ABORT_REASON_ABORTED_RECORD_FOUND

TransactionRetryWithProtoRefreshError:TransactionAbortedError(ABORT_REASON_ABORTED_RECORD_FOUND) ...

Description:

The ABORT_REASON_ABORTED_RECORD_FOUND error means that the client application is trying to use a transaction that has been aborted. This happens in one of the following cases:

  • Write-write conflict: Another high-priority transaction B encountered a write intent by our transaction A, and tried to push A's timestamp.
  • Cluster overload: B thinks that A's transaction coordinator node is dead, because the coordinator node hasn't heartbeated the transaction record for a few seconds.
  • Deadlock: Some transaction B is trying to acquire conflicting locks in reverse order from transaction A.

Action:

If you are encountering deadlocks:

  • Avoid producing deadlocks in your application by making sure that transactions acquire locks in the same order.

If you are using only default transaction priorities:

  • This error means your cluster has problems. You are likely overloading it. Investigate the source of the overload, and do something about it. For more information, see Node liveness issues.

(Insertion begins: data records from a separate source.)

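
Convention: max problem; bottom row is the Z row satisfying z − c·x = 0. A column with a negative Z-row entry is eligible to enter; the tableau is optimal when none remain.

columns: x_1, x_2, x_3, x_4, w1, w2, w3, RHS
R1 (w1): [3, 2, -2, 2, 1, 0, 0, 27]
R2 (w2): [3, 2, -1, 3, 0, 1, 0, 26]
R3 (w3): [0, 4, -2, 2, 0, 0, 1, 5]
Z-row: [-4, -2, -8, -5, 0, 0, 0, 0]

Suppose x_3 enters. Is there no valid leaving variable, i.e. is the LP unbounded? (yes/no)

yes

Every constraint-row entry in column x_3 is ≤ 0, so increasing x_3 is unbounded.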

If you are using high- or low-priority transactions:

ABORT_REASON_CLIENT_REJECT

TransactionRetryWithProtoRefreshError:TransactionAbortedError(ABORT_REASON_CLIENT_REJECT) ...

Description:

The ABORT_REASON_CLIENT_REJECT error is caused by the same conditions as the ABORT_REASON_ABORTED_RECORD_FOUND, and requires the same actions. The errors are fundamentally the same, except that they are discovered at different points in the process.

ABORT_REASON_PUSHER_ABORTED

TransactionRetryWithProtoRefreshError:TransactionAbortedError(ABORT_REASON_PUSHER_ABORTED) ...

Description:

The ABORT_REASON_PUSHER_ABORTED error is caused by the same conditions as the ABORT_REASON_ABORTED_RECORD_FOUND, and requires the same actions. The errors are fundamentally the same, except that they are discovered at different points in the process.

ABORT_REASON_ABORT_SPAN

TransactionRetryWithProtoRefreshError:TransactionAbortedError(ABORT_REASON_ABORT_SPAN) ...

Description:

The ABORT_REASON_ABORT_SPAN error is caused by the same conditions as the ABORT_REASON_ABORTED_RECORD_FOUND, and requires the same actions. The errors are fundamentally the same, except that they are discovered at different points in the process.

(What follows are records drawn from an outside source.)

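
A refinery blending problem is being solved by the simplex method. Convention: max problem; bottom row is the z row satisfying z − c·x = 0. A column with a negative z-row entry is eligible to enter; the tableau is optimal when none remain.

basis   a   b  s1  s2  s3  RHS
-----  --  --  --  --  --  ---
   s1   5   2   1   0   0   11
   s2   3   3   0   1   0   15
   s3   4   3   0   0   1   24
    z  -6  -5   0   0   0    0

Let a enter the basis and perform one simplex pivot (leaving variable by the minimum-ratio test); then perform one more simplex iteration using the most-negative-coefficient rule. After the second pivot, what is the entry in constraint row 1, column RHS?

Ratio test on column a — row 1: 11/5 = 11/5; row 2: 15/3 = 5; row 3: 24/4 = 6. Minimum is 11/5 at row 1 (s1 leaves); pivot element 5.
Divide row 1 by 5; eliminate column a from the other rows.
Second iteration: most negative z-row entry is -13/5 in column b, so b enters.
Ratio test on column b — row 1: (11/5)/(2/5) = 11/2; row 2: (42/5)/(9/5) = 14/3; row 3: (76/5)/(7/5) = 76/7. Minimum is 14/3 at row 2 (s2 leaves); pivot element 9/5.
Divide row 2 by 9/5; eliminate column b from the other rows.
After both pivots, the entry at constraint row 1, column RHS is 1/3.

1/3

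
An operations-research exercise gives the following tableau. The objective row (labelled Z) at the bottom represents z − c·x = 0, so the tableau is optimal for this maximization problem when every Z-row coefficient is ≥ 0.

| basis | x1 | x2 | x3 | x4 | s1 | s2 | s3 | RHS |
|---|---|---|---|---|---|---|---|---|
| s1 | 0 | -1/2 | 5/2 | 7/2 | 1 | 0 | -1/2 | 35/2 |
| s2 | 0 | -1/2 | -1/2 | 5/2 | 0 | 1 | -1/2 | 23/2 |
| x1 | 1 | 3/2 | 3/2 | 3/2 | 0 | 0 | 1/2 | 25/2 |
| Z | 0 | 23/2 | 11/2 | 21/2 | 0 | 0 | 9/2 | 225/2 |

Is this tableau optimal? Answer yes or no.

yes

Every Z-row coefficient is ≥ 0, so the tableau is optimal.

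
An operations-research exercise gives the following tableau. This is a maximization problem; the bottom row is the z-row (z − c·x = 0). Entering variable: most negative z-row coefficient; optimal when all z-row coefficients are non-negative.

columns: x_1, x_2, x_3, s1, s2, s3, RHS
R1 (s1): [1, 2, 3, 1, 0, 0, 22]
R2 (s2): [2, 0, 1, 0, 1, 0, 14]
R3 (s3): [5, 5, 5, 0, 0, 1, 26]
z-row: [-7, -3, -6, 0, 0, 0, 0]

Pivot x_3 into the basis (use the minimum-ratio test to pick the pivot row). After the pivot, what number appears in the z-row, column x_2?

3

Ratio test on column x_3 — row 1: 22/3 = 22/3; row 2: 14/1 = 14; row 3: 26/5 = 26/5. Minimum is 26/5 at row 3 (s3 leaves); pivot element 5.
Divide row 3 by 5; eliminate column x_3 from the other rows.
z-row update in column x_2: -3 − (-6)·1 = 3.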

ABORT_REASON_NEW_LEASE_PREVENTS_TXN

TransactionRetryWithProtoRefreshError:TransactionAbortedError(ABORT_REASON_NEW_LEASE_PREVENTS_TXN) ...

Description:

The ABORT_REASON_NEW_LEASE_PREVENTS_TXN error occurs because the timestamp cache will not allow transaction A to create a transaction record. A new lease wipes the timestamp cache, so this could mean the leaseholder was moved and the duration of transaction A was unlucky enough to happen across a lease acquisition. In other words, leaseholders got shuffled out from underneath transaction A (due to no fault of the client application or schema design), and now it has to be retried.

Action:

Retry transaction A as described in client-side retry handling.

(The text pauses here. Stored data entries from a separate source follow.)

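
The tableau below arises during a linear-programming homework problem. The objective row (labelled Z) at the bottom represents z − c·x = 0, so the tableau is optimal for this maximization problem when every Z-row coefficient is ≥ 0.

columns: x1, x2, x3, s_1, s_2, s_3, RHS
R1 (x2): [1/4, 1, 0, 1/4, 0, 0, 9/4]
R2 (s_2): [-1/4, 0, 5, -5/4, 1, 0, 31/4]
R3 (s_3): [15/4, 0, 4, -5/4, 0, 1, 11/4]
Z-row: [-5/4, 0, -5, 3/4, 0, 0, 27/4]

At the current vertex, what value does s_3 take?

s_3 is basic (row 3); its value is the RHS of that row, 11/4.

11/4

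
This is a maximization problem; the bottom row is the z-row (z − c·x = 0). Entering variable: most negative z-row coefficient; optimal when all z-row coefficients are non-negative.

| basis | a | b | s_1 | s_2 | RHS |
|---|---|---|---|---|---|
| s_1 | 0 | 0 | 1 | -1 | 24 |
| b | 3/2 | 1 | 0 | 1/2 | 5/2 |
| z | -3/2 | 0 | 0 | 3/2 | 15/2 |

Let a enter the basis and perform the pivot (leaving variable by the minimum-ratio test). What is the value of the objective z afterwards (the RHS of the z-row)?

Ratio test on column a — row 1: entry 0 ≤ 0; row 2: (5/2)/(3/2) = 5/3. Minimum is 5/3 at row 2 (b leaves); pivot element 3/2.
Pivot on row 2; the z-row RHS becomes 15/2 − (-3/2)·(5/3) = 10.

10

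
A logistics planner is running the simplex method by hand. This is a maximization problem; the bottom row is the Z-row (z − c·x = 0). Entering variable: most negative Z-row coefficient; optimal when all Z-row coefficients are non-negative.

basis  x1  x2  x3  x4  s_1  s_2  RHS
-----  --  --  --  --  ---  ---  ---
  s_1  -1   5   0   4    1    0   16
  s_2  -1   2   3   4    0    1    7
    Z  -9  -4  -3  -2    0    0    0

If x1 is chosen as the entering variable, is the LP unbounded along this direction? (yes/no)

yes

Every constraint-row entry in column x1 is ≤ 0, so increasing x1 is unbounded.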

ABORT_REASON_TIMESTAMP_CACHE_REJECTED

TransactionRetryWithProtoRefreshError:TransactionAbortedError(ABORT_REASON_TIMESTAMP_CACHE_REJECTED) ...

Description:

The ABORT_REASON_TIMESTAMP_CACHE_REJECTED error occurs when the timestamp cache will not allow transaction A to create a transaction record. This can happen due to a range merge happening in the background, or because the timestamp cache is an in-memory cache, and has outgrown its memory limit (about 64 MB).

Action:

Retry transaction A as described in client-side retry handling.